Paulo VI

Papa italiano, nascido em Concesio (Brescia) a 26 de novembro de 1897, Giovanni Battista Montini era filho de Giuditta Alghisi e de Giorgio Montini. De frágil saúde desde a nascença, iniciou os estudos no colégio jesuíta Cesare Arici mas teve de concluir o bacharelato em casa, uma vez que se encontrava continuamente prostrado. Acudia regularmente ao Oratorio della Pace de Brescia, estudou externamente no seminário Sant'Angelo de Brescia, criou o jornal La Fionda com Andrea Trebeschi em 1915, tornou-se subdiácono, diácono e sacerdote em 1920, trasladou-se a Roma para estudar Direito Canónico e teologia na Pontifícia Universidade Gregoriana e em 1921 começou a estudar diplomacia na Escola de Nobres Eclesiásticos. Desempenhou os cargos de agregado da nunciatura na Polónia, assistente eclesiástico do Círculo Universitário Romano, trabalhou na Secretaria de Estado, foi conciliário da Federação de Universitários Católicos de Itália, substituto da Secretaria de Estado para Assuntos Eclesiásticos Ordinários e da dos Extraordinários, pró-secretário de Estado, arcebispo de Milão e bispo. O seu papado ocorreu de 21 de junho de 1963 a 6 de agosto de 1978.
A cerimónia da sua coroação foi a primeira realizada na Praça de São Pedro e a última com tiara, que foi leiloada e o dinheiro entregue aos pobres.
Paulo VI concluiu o Concílio Vaticano II, em 1965 criou o Sínodo dos Bispos para auxiliar o governo da Igreja, que não ficava somente entregue ao secretário de Estado, a Congregação do Santo Ofício foi reformulada e passou a intitular-se Congregação da Doutrina da Fé, o Índex foi abolido. A cúria romana foi alvo de uma nova reforma pela constituição Regimini Ecclesiae universalis (1967) e durante este pontificado, extremamente vocacionado para o ecumenismo, foram realizados quatro sínodos ordinários e um extraordinário.

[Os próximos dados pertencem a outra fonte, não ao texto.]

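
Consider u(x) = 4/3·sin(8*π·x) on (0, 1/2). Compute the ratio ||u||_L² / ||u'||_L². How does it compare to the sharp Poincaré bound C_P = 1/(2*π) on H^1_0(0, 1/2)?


||u||_L² / ||u'||_L² = 1/(8*π) < C_P = 1/(2*π).

u(x) = 4/3·sin(8*π·x), so u'(x) = 32*π*cos(8*π*x)/3.
Writing u(x) = A·sin(kπx/L) with A = 4/3 and k = 4, use ∫_0^L sin²(kπx/L) dx = L/2 and ∫_0^L cos²(kπx/L) dx = L/2.
u² = 16/9·sin²(8*π·x) and (u')² = 1024*π^2/9·cos²(8*π·x), and each of sin², cos² integrates to L/2 = 1/4 over (0, 1/2).
∫_0^1/2 u² dx = 4/9, so ||u||_L² = 2/3.
∫_0^1/2 (u')² dx = 256*π^2/9, so ||u'||_L² = 16*π/3.
Ratio ||u||_L² / ||u'||_L² = 1/(8*π).
Sharp Poincaré constant on H^1_0(0, 1/2) is C_P = L/π = 1/(2*π), achieved by sin(2*π·x).
This is the k = 4 harmonic; the ratio L/(kπ) is strictly less than C_P = L/π, consistent with the sharp inequality ||u||_L² ≤ C_P ||u'||_L².


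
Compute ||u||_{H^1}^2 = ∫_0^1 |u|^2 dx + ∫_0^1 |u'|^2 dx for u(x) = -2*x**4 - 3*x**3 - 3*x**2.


||u||_{H^1}^2 = 73891/630

The H^1 norm (squared) on an interval (0, L) is
  ||u||_{H^1}^2 = ∫_0^L u(x)^2 dx + ∫_0^L u'(x)^2 dx.
Compute u'(x) = -8*x**3 - 9*x**2 - 6*x.
Then u(x)^2 = 4*x**8 + 12*x**7 + 21*x**6 + 18*x**5 + 9*x**4 and u'(x)^2 = 64*x**6 + 144*x**5 + 177*x**4 + 108*x**3 + 36*x**2.
Integrate each monomial from 0 to 1 using ∫_0^1 c·x^n dx = c·1^(n+1)/(n+1):
  ∫_0^1 u(x)^2 dx = ∫_0^1 (4*x^8 + 12*x^7 + 21*x^6 + 18*x^5 + 9*x^4) dx. Term by term:
    ∫_0^1 4*x^8 dx = 4/9;  ∫_0^1 12*x^7 dx = 3/2;  ∫_0^1 21*x^6 dx = 3;
    ∫_0^1 18*x^5 dx = 3;  ∫_0^1 9*x^4 dx = 9/5.
  Sum: 4/9 + 3/2 + 3 + 3 + 9/5 = 877/90.
  ∫_0^1 u'(x)^2 dx = ∫_0^1 (64*x^6 + 144*x^5 + 177*x^4 + 108*x^3 + 36*x^2) dx. Term by term:
    ∫_0^1 64*x^6 dx = 64/7;  ∫_0^1 144*x^5 dx = 24;  ∫_0^1 177*x^4 dx = 177/5;
    ∫_0^1 108*x^3 dx = 27;  ∫_0^1 36*x^2 dx = 12.
  Sum: 64/7 + 24 + 177/5 + 27 + 12 = 3764/35.
Adding: ||u||_{H^1}^2 = 877/90 + 3764/35 = 73891/630.


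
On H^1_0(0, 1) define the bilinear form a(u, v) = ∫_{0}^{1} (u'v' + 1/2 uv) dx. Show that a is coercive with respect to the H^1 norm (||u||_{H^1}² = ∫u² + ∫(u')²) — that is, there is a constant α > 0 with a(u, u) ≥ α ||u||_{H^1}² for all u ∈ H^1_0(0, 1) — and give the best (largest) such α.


α = (1/2 + π^2)/(1 + π^2)

Coercivity of a(·,·) on H^1_0(0, 1) means a(u, u) ≥ α ||u||_{H^1}² for every u ∈ H^1_0.
The interval has length L = 1, and Poincaré/coercivity depend only on L. Here a(u, u) = ∫(u')² + (1/2)·∫u².
Here 0 < c = 1/2 < 1. The condition a(u,u) ≥ α||u||_{H^1}² reads (1−α)∫(u')² ≥ (α−c)∫u². Any admissible α is ≤ 1 (rapidly oscillating u have ∫u²/∫(u')² → 0), and α = 1 would force 0 ≥ (1−c)∫u², impossible since c < 1; so 1−α > 0. By the sharp Poincaré inequality on H^1_0 of an interval of length L, ∫(u')² ≥ (π/L)²∫u² with equality for the first sine mode sin(π(x−x₀)/L) (x₀ the left endpoint), so the inequality holds for all u iff (1−α)(π/L)² ≥ α − c, i.e. α ≤ ((π/L)² + c)/((π/L)² + 1) = (1 + c(L/π)²)/(1 + (L/π)²). With (π/L)² = π^2 and c = 1/2, the largest admissible constant is α = ((π/L)² + c)/((π/L)² + 1).
Simplifying, α = (1/2 + π^2)/(1 + π^2).


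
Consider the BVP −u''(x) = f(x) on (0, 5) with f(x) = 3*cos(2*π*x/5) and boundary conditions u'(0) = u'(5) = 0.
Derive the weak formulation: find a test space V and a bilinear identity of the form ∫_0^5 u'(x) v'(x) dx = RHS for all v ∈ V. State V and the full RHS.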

A bula Apostolorum Limina instituiu 1975 como Ano Santo, tendo este pontífice estabelecido o costume de efetuar a Via Sacra no Coliseu às Sextas-feiras Santas e a Jornada Mundial da Paz. Foram também declaradas doutoras da Igreja Santa Teresa de Jesus e Santa Catarina de Siena.
Paulo VI emitiu uma série de encíclicas, como a Mysterium fidei (1965), referente ao culto da Eucaristia e ao dogma da consubstanciação, a Sacerdotalis caelibatus (1967), onde impunha o celibato aos clérigos e a Credo do Povo de Deus (1968), onde se expõe a Fé da Igreja universal. Em 1974 foi elaborada a De aborto procurato, condenando a interrupção do processo de gestação, no seguinte ano a Persona humana, que rejeitava liminarmente a possibilidade de infidelidade sexual dos cônjuges, tendo ainda o papa produzido em 1966 a Paenitemini, que continha regras para a penitência e o jejum. A regulação da natalidade foi também exposta na encíclica Humanae Vitae (1966).
A necessidade de evangelizar o mundo foi plasmada no documento intitulado Evangelii nuntiandi (1975) e a alegria dos cristãos no Gaudete in Domino (1975), tendo a necessidade de desenvolver os povos ditado a Populorum progressio (1967).
Faleceu este abnegado pontífice vítima da fraqueza provocada pelas sucessivas doenças, e infeliz ao ver aprovada a lei que legitimava o aborto em Itália.